HIV Vaccine Trials on Gay, Bi Men to Begin in U.S., Europe

Source: Bloomberg News

Johnson & Johnson is preparing to test an experimental HIV vaccine in the U.S. and Europe in a move toward developing the first immunization against the deadly disease after decades of frustration.

Some 3,800 men who have sex with men will receive a regimen of shots in a study that’s planned to be launched later this year, Anthony Fauci, director of the U.S. National Institute of Allergy and Infectious Diseases, said in an interview. The agency and the HIV Vaccine Trials Network of testing sites will collaborate with J&J’s Janssen unit on the effort.

Since cases first began to gain notice in the early 1980s, scientists have been searching fruitlessly for a vaccine against the virus that causes AIDS and kills close to 1 million people worldwide annually. Efforts are continuing with at least two other promising candidates in late-stage studies.

“The cost of treating HIV patients — the burden for patients, the burden for society — is very high,” said Paul Stoffels, J&J’s chief scientific officer. HIV prevention is “a big mission for us. We’ve been working on it for almost 30 years.”

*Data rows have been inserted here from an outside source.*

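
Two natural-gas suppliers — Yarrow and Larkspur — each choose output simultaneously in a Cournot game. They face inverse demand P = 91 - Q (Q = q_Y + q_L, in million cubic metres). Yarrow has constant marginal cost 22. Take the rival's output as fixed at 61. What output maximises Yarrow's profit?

With the rival's output fixed at 61, Yarrow's profit is π_Y = (91 - 61 - q_Y)q_Y - (22q_Y) = (30 - q_Y)q_Y - (22q_Y).
∂π_Y/∂q_Y = 8 - 2q_Y = 0, so q_Y = 4.

4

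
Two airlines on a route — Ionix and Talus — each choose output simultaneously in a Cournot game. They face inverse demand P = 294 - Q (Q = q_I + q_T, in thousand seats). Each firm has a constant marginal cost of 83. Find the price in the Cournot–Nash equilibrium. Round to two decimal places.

153.33

Each firm earns π_i = (294 - Q)q_i - 83q_i.
First-order condition (treating rivals' output as given): 211 - 2q_i - q_j = 0.
By symmetry each firm produces the same amount; substituting q_j = q_i yields q_i = 211/3.
Total output Q = 422/3, so price P = 294 - 422/3 = 460/3.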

J&J’s vaccine has four components that target multiple strains of HIV, and Barouch has been developing it for about 15 years. He and Bette Korber, a computational biologist at Los Alamos National Laboratory, designed an optimized set of “mosaic” proteins to go in the vaccine that would raise immune defenses against a wide variety of strains.

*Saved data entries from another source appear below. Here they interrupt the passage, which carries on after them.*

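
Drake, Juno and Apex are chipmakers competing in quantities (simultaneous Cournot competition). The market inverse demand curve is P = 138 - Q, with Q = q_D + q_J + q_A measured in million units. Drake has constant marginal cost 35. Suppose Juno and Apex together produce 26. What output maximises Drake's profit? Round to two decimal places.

With rivals' combined output fixed at 26, Drake's profit is π_D = (138 - 26 - q_D)q_D - (35q_D) = (112 - q_D)q_D - (35q_D).
∂π_D/∂q_D = 77 - 2q_D = 0, so q_D = 77/2.

38.50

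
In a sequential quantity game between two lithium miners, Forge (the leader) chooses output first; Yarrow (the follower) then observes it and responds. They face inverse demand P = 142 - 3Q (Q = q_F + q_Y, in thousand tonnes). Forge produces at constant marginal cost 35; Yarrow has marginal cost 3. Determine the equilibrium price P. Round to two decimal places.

Solve by backward induction. Given q_F, the follower Yarrow maximises π_Y = (142 - 3q_F - 3q_Y)q_Y - 3q_Y.
Setting the follower's marginal profit to zero, 139 - 3q_F - 6q_Y = 0, i.e. q_Y = (139 - 3q_F)/6.
The leader anticipates this reaction. Substituting into P = 142 - 3Q gives P = 145/2 - (3/2)q_F, so π_F = (145/2 - (3/2)q_F)q_F - 35q_F.
The leader's first-order condition 75/2 - 3q_F = 0 yields q_F = 25/2.
Then q_Y = (139 - 3·(25/2))/6 = 203/12.
Total output Q = 353/12, so price P = 142 - 3·(353/12) = 215/4.

53.75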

The vaccine uses a cold virus that’s altered to make the proteins that raise immunity. Study participants get six shots in four sessions. “Conceptually it’s an interesting idea,” Fauci said. “There’s always excitement, but it should be saved for the results.”

Along with the diversity of strains, HIV presents a number of obstacles to vaccination. Reservoirs of the virus can accumulate within certain cells, undetected by the immune system. No one has been able to fashion a vaccine that brings forth broadly neutralizing antibodies, the body’s most effective protection against viruses. Still, the J&J vaccine has provided protection in up to two-thirds of tested animals and has so far proven safe in humans.

Even if the first study fails, J&J would likely continue the second, said Hanneke Schuitemaker, head of viral vaccine discovery and translational medicine for Janssen. Given the differences between the two populations and their typical routes of infection, the vaccine’s dynamics in them may vary dramatically.

J&J gained the vaccine when it made a 2010 agreement to buy Dutch drugmaker Crucell for about $2.4 billion. To be successful, the product will have to succeed where a series of predecessors have stumbled.

Continued interest of large pharma companies like J&J is a good sign after the years of frustration in an field where the market remains uncertain, said Marie-Paule Kieny, a director of research at French biomedical institute Inserm.

“This is a good step forward,” she said, noting that J&J is also developing a vaccine against Ebola. “It’s good to see that industry remains committed.”